José Quintana, portavoz adjunto del PSOE en la Asamblea de Madrid y afín a Gómez, sugirió que quienes quieran una candidatura alternativa digan quién podría encabezarla para así acabar con «esta especie de “pasarela Cibeles”».
A su juicio, ahora el Partido Socialista de Madrid ya tiene «un líder sólido, estable y sobre todo, que a día de hoy, tiene la mayoría del PSM» y que es, a su juicio, «una referencia de liderazgo a nivel regional y nacional».
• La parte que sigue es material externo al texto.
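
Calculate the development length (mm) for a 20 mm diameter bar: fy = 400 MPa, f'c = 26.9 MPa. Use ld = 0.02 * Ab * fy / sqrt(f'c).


Ab = pi * 20^2 / 4 = 314.159 mm2
ld = 0.02 * 314.159 * 400 / sqrt(26.9)
= 484.6 mm

484.6


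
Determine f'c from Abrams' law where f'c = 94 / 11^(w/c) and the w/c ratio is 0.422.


f'c = 94 / 11^0.422
= 94 / 2.751
= 34.17 MPa

34.17


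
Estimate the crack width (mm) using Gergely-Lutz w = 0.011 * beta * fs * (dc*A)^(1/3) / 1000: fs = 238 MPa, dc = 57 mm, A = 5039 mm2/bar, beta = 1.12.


w = 0.011 * beta * fs * (dc * A)^(1/3) / 1000
= 0.011 * 1.12 * 238 * (57 * 5039)^(1/3) / 1000
= 0.193 mm

0.193


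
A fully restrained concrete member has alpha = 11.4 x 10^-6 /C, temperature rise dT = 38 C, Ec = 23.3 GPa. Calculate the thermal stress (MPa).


sigma = alpha * dT * Ec
= 11.4e-6 * 38 * 23.3 * 1000
= 10.094 MPa

10.094


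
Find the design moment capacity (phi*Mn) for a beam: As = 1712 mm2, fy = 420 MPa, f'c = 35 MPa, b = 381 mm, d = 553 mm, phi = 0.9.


a = As * fy / (0.85 * f'c * b)
= 1712 * 420 / (0.85 * 35 * 381)
= 63.4368 mm
Mn = As * fy * (d - a/2) / 10^6
= 374.8223 kN-m
phi*Mn = 0.9 * 374.8223 = 337.34 kN-m

337.34


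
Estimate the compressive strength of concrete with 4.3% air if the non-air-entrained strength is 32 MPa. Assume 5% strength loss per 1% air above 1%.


Strength loss = (4.3 - 1) * 5 = 16.5%
f'c = 32 * (1 - 16.5/100)
= 26.72 MPa

26.72


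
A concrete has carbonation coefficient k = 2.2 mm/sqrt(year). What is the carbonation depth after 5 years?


depth = k * sqrt(t)
= 2.2 * sqrt(5)
= 4.92 mm

4.92


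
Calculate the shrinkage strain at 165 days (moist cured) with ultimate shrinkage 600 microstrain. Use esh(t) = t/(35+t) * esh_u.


esh(165) = 165 / (35 + 165) * 600
= 165 / 200 * 600
= 495.0 microstrain

495.0


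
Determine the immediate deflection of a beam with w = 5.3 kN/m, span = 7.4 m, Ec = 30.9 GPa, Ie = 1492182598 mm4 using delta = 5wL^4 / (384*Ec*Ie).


Convert: L = 7.4 m = 7400 mm, Ec = 30.9 GPa = 30900 MPa
delta = 5 * 5.3 * 7400^4 / (384 * 30900 * 1492182598)
= 4.49 mm

4.49


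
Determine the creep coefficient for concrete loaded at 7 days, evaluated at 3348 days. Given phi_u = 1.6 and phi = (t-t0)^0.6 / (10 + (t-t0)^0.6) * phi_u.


dt = 3348 - 7 = 3341
phi = 3341^0.6 / (10 + 3341^0.6) * 1.6
= 1.486

1.486


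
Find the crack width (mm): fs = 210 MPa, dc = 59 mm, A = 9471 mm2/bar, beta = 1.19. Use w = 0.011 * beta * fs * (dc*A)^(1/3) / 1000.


w = 0.011 * beta * fs * (dc * A)^(1/3) / 1000
= 0.011 * 1.19 * 210 * (59 * 9471)^(1/3) / 1000
= 0.226 mm

0.226


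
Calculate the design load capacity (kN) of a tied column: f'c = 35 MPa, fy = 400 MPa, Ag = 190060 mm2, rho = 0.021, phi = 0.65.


Ast = rho * Ag = 0.021 * 190060 = 3991.26 mm2
phi*Pn = 0.65 * 0.80 * (0.85 * 35 * (190060 - 3991.26) + 400 * 3991.26) / 1000
= 3708.67 kN

3708.67


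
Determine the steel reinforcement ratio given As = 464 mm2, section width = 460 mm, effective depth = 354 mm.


rho = As / (b * d)
= 464 / (460 * 354)
= 0.0028

0.0028


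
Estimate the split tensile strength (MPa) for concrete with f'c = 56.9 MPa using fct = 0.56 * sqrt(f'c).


fct = 0.56 * sqrt(56.9)
= 0.56 * 7.543
= 4.224 MPa

4.224


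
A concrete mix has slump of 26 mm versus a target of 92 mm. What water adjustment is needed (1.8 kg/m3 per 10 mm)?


Difference = 92 - 26 = 66 mm
Water adjustment = 66 * 1.8 / 10 = 11.9 kg/m3

11.9


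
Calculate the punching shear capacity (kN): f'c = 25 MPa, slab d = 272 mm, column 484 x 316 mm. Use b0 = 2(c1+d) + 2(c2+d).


b0 = 2*(484 + 272) + 2*(316 + 272) = 2688 mm
Vc = 0.33 * sqrt(25) * 2688 * 272 / 1000
= 1206.37 kN

1206.37


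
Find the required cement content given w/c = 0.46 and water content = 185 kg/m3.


Cement = water / (w/c)
= 185 / 0.46
= 402.2 kg/m3

402.2


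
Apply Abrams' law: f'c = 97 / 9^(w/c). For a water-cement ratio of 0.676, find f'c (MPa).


f'c = 97 / 9^0.676
= 97 / 4.416
= 21.96 MPa

21.96


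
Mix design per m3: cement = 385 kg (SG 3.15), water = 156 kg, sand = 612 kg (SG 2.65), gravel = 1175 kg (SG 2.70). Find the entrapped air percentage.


Vol cement = 385 / (3.15 * 1000) = 0.122222 m3
Vol water = 156 / 1000 = 0.156 m3
Vol sand = 612 / (2.65 * 1000) = 0.230943 m3
Vol gravel = 1175 / (2.70 * 1000) = 0.435185 m3
Total solid + water volume = 0.944351 m3
Air = (1 - 0.944351) * 100 = 5.56%

5.56


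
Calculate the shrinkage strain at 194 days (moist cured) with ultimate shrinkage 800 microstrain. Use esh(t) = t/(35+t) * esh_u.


esh(194) = 194 / (35 + 194) * 800
= 194 / 229 * 800
= 677.7 microstrain

677.7


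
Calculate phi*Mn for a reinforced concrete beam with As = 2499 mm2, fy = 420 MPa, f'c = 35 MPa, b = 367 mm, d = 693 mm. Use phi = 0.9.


a = As * fy / (0.85 * f'c * b)
= 2499 * 420 / (0.85 * 35 * 367)
= 96.1308 mm
Mn = As * fy * (d - a/2) / 10^6
= 676.9105 kN-m
phi*Mn = 0.9 * 676.9105 = 609.22 kN-m

609.22


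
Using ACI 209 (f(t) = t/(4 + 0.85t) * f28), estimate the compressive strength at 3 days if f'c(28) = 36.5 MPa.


f(3) = 3 / (4 + 0.85 * 3) * 36.5
= 3 / 6.55 * 36.5
= 16.72 MPa

16.72


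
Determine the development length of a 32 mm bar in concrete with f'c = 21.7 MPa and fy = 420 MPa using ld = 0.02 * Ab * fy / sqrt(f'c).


Ab = pi * 32^2 / 4 = 804.248 mm2
ld = 0.02 * 804.248 * 420 / sqrt(21.7)
= 1450.2 mm

1450.2


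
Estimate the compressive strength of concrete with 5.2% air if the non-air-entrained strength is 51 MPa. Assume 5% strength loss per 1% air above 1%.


Strength loss = (5.2 - 1) * 5 = 21.0%
f'c = 51 * (1 - 21.0/100)
= 40.29 MPa

40.29


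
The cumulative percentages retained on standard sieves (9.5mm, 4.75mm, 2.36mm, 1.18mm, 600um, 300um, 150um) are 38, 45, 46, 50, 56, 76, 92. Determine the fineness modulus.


FM = sum(cumulative % retained) / 100
= 403 / 100
= 4.03

4.03


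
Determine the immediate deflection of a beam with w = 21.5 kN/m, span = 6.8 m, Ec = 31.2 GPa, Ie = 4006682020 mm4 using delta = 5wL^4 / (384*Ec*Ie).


Convert: L = 6.8 m = 6800 mm, Ec = 31.2 GPa = 31200 MPa
delta = 5 * 21.5 * 6800^4 / (384 * 31200 * 4006682020)
= 4.79 mm

4.79


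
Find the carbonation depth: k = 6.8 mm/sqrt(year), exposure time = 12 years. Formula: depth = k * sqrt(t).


depth = k * sqrt(t)
= 6.8 * sqrt(12)
= 23.56 mm

23.56


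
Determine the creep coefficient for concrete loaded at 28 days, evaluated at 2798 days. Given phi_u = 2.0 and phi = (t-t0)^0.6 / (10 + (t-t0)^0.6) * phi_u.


dt = 2798 - 28 = 2770
phi = 2770^0.6 / (10 + 2770^0.6) * 2.0
= 1.842

1.842


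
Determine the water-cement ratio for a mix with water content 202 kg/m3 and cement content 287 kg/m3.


w/c = water / cement
w/c = 202 / 287 = 0.704

0.704


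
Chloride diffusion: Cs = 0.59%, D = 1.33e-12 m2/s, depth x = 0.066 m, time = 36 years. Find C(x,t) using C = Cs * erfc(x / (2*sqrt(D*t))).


t_seconds = 36 * 365.25 * 24 * 3600 = 1136073600.0 s
arg = 0.066 / (2 * sqrt(1.33e-12 * 1136073600.0))
= 0.849
erfc(0.849) = 0.2299
C = 0.59 * 0.2299 = 0.1356%

0.1356


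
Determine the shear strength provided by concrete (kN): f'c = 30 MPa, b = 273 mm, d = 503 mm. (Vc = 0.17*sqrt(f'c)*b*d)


Vc = 0.17 * sqrt(30) * 273 * 503 / 1000
= 127.86 kN

127.86


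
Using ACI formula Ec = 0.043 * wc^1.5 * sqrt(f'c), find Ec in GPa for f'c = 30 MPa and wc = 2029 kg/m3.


Ec = 0.043 * 2029^1.5 * sqrt(30) / 1000
= 21.53 GPa

21.53


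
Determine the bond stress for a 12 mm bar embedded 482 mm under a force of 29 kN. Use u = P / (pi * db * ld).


u = P / (pi * db * ld)
= 29 * 1000 / (pi * 12 * 482)
= 1.596 MPa

1.596


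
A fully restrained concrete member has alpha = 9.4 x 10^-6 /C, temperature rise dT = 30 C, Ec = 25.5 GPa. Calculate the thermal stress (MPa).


sigma = alpha * dT * Ec
= 9.4e-6 * 30 * 25.5 * 1000
= 7.191 MPa

7.191


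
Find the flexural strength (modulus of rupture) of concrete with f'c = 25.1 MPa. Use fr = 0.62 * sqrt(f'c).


fr = 0.62 * sqrt(25.1)
= 3.106 MPa

3.106


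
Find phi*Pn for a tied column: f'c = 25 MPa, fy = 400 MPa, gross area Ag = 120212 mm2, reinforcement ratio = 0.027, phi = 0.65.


Ast = rho * Ag = 0.027 * 120212 = 3245.724 mm2
phi*Pn = 0.65 * 0.80 * (0.85 * 25 * (120212 - 3245.724) + 400 * 3245.724) / 1000
= 1967.59 kN

1967.59


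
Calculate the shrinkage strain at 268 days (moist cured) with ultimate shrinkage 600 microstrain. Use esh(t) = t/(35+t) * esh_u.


esh(268) = 268 / (35 + 268) * 600
= 268 / 303 * 600
= 530.7 microstrain

530.7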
Por su parte, el ex alcalde de Getafe, Pedro Castro, fue crítico con Gómez y sus resultados electorales: «Nunca hemos estado más lejos de la Puerta del Sol que desde que estamos en Callao». Está «seguro», dijo, de que habrá una alternativa, sobre cuya identidad ahora se reflexiona.
Los socialistas madrileños pueden presentar candidaturas hasta el mismo día en que se inicie el congreso regional, el 2 de marzo. Mañana jueves comienzan a elegirse los 962 delegados que acudirán a este encuentro, y en distintos sectores socialistas se explica que aunque no es obligatorio, resulta conveniente que los delegados ya sepan cuál será el escenario del Congreso, y si habrá o no lista alternativa al actual secretario general de los socialistas madrileños.